Thursday 11 December 2008

The State and the Market

(Published in Banking Services Chronicle October 2004)

We now enter the 12th year of our publication. Evidently, there has been a great support from our readers. Sometimes I wonder how a magazine that prepares students for public sector banks has been doing so well in an era of liberalisation and privatisation. But it is perhaps only a reflection of the times. There is scope for both — the public as well as the private. If privatisation has unleashed the earning potential of the Indians, public sector companies are increasingly making it to the Fortune 500 list on the other hand. If our magazine has Bank PO Practice Sets, it also has Mock-CAT.

Take the Global Trust Bank (GTB), for example. Even though its ship sank, hectic activity continued in the trading of its shares. This shows that the country now has a number of people prepared for taking big risks. We are witnessing a phenomenon that paves the way for developing a market in junk bonds.

Junk bonds are high-yield bonds issued by business units not good enough to be rated investment-grade. The motivation to invest in these bonds is the comparatively high yield they offer. It is so high that it compensates for their high risk of default on both principal and interest.

But the above rosy scenario has a downside too. And let me once again take the case of GTB. The government is trying to bail the bank out through its merger with the Oriental Bank of Commerce (OBC). Which could hurt the balance sheet of the latter by around Rs 800 cr. Now, many institutional investors that include the Unit Trust of India (UTI) and public sector insurance companies and retail investors hold about 33.5 per cent of OBC’s shares. If the merger were to erode the value of their equity, they would need to be compensated. And the burden would ultimately be on the taxpayer.

Or, look at the way we are afraid of the World Trade Organisation (WTO). The votaries of globalisation suddenly fall silent when it comes to ‘give’. They believe only in ‘take’. And this is also true of developed countries. Which often leads to stagnation of talks.

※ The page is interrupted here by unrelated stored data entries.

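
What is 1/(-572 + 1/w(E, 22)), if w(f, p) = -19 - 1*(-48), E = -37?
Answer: -29/16587 ≈ -0.0017484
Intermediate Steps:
w(f, p) = 29 (w(f, p) = -19 + 48 = 29)
1/(-572 + 1/w(E, 22)) = 1/(-572 + 1/29) = 1/(-16587/29) = -29/16587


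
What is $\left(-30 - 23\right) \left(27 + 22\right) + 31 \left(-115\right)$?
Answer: $-6162$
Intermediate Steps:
$\left(-30 - 23\right) \left(27 + 22\right) + 31 \left(-115\right) = \left(-53\right) 49 - 3565 = -2597 - 3565 = -6162$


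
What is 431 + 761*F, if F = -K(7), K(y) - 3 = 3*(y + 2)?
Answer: -22399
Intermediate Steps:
K(y) = 9 + 3*y (K(y) = 3 + 3*(y + 2) = 3 + 3*(2 + y) = 3 + (6 + 3*y) = 9 + 3*y)
F = -30 (F = -(9 + 3*7) = -(9 + 21) = -1*30 = -30)
431 + 761*F = 431 + 761*(-30) = 431 - 22830 = -22399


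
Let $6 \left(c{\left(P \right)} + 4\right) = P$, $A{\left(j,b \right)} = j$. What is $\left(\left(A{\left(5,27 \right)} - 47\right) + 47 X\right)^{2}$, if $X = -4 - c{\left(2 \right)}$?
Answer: $\frac{29929}{9} \approx 3325.4$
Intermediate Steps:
$c{\left(P \right)} = -4 + \frac{P}{6}$
$X = - \frac{1}{3}$ ($X = -4 - \left(-4 + \frac{1}{6} \cdot 2\right) = -4 - \left(-4 + \frac{1}{3}\right) = -4 - - \frac{11}{3} = -4 + \frac{11}{3} = - \frac{1}{3} \approx -0.33333$)
$\left(\left(A{\left(5,27 \right)} - 47\right) + 47 X\right)^{2} = \left(\left(5 - 47\right) + 47 \left(- \frac{1}{3}\right)\right)^{2} = \left(-42 - \frac{47}{3}\right)^{2} = \left(- \frac{173}{3}\right)^{2} = \frac{29929}{9}$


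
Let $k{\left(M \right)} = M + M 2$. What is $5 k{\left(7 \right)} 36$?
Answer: $3780$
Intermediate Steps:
$k{\left(M \right)} = 3 M$ ($k{\left(M \right)} = M + 2 M = 3 M$)
$5 k{\left(7 \right)} 36 = 5 \cdot 3 \cdot 7 \cdot 36 = 5 \cdot 21 \cdot 36 = 105 \cdot 36 = 3780$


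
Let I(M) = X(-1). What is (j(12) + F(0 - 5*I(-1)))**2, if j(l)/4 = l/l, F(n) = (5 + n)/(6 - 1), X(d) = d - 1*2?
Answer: 64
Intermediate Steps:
X(d) = -2 + d (X(d) = d - 2 = -2 + d)
I(M) = -3 (I(M) = -2 - 1 = -3)
F(n) = 1 + n/5 (F(n) = (5 + n)/5 = (5 + n)*(1/5) = 1 + n/5)
j(l) = 4 (j(l) = 4*(l/l) = 4*1 = 4)
(j(12) + F(0 - 5*I(-1)))**2 = (4 + (1 + (0 - 5*(-3))/5))**2 = (4 + (1 + (0 + 15)/5))**2 = (4 + (1 + (1/5)*15))**2 = (4 + (1 + 3))**2 = (4 + 4)**2 = 8**2 = 64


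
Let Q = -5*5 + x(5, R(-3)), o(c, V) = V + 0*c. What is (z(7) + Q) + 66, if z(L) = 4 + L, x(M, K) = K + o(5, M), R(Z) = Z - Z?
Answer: 57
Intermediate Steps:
R(Z) = 0
o(c, V) = V (o(c, V) = V + 0 = V)
x(M, K) = K + M
Q = -20 (Q = -5*5 + (0 + 5) = -25 + 5 = -20)
(z(7) + Q) + 66 = ((4 + 7) - 20) + 66 = (11 - 20) + 66 = -9 + 66 = 57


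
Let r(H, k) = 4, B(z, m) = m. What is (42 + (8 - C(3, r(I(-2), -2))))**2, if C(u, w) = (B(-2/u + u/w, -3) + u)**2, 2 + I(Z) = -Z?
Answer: 2500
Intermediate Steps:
I(Z) = -2 - Z
C(u, w) = (-3 + u)**2
(42 + (8 - C(3, r(I(-2), -2))))**2 = (42 + (8 - (-3 + 3)**2))**2 = (42 + (8 - 1*0**2))**2 = (42 + (8 - 1*0))**2 = (42 + (8 + 0))**2 = (42 + 8)**2 = 50**2 = 2500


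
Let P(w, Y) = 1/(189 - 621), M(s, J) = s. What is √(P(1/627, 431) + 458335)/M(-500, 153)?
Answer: -7*√12122493/18000 ≈ -1.3540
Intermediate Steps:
P(w, Y) = -1/432 (P(w, Y) = 1/(-432) = -1/432)
√(P(1/627, 431) + 458335)/M(-500, 153) = √(-1/432 + 458335)/(-500) = √(198000719/432)*(-1/500) = (7*√12122493/36)*(-1/500) = -7*√12122493/18000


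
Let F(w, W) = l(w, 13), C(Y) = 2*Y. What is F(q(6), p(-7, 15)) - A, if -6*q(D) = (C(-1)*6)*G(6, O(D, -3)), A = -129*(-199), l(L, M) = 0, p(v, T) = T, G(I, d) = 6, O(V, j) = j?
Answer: -25671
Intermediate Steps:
A = 25671
q(D) = 12 (q(D) = -(2*(-1))*6*6/6 = -(-2*6)*6/6 = -(-2)*6 = -1/6*(-72) = 12)
F(w, W) = 0
F(q(6), p(-7, 15)) - A = 0 - 1*25671 = 0 - 25671 = -25671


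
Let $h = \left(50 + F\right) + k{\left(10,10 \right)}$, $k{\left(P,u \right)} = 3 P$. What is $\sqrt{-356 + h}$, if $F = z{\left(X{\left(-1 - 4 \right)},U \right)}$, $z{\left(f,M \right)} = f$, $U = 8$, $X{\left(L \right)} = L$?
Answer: $i \sqrt{281} \approx 16.763 i$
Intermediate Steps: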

Members of the WTO, developed and developing alike, need to understand that any agreement — globalisation being no exception — is a give-and-take process.

And a similar understanding needs to be evolved between the public and the private. Even the World Bank is softening. Listen to what British economist Barbara Harriss-White has to say: “... instead of counterpoising the State and market, as the World Bank used to, it now speaks of a partnership between them in order to provide the institutional infrastructure for market exchange ...”

Within the country, a line needs to be drawn between politics and economics. Though trade union activity may be legal, political bandhs can simply not be justified. The recent decisions of the Bombay High Court is welcome in this regard. It has imposed a penalty of Rs 20 lakh each on the Bharatiya Janata Party (BJP) and the Shiv Sena (SS) for organising a Mumbai Bandh last year.

Politics should be restricted to legislative activity. For the rest an autonomy needs to be given to those who are at the helm of their respective businesses, whether public or private. The government only needs to regulate. And even when it comes to regulations, consistency is imperative. If regulations are changed the way our textbooks are revised with every change of government, we would be heading for chaos.

Do you know why great brands are relevant? Because they change with the times. They tweak themselves to trends. They always reinvent. We at BSC seem to have understood this. And let us hope this understanding dawns upon Brand India as well.

If the country has its eyes set on stars, we need to cultivate a judicious mix.
Where the State and the market do not compete but co-operate.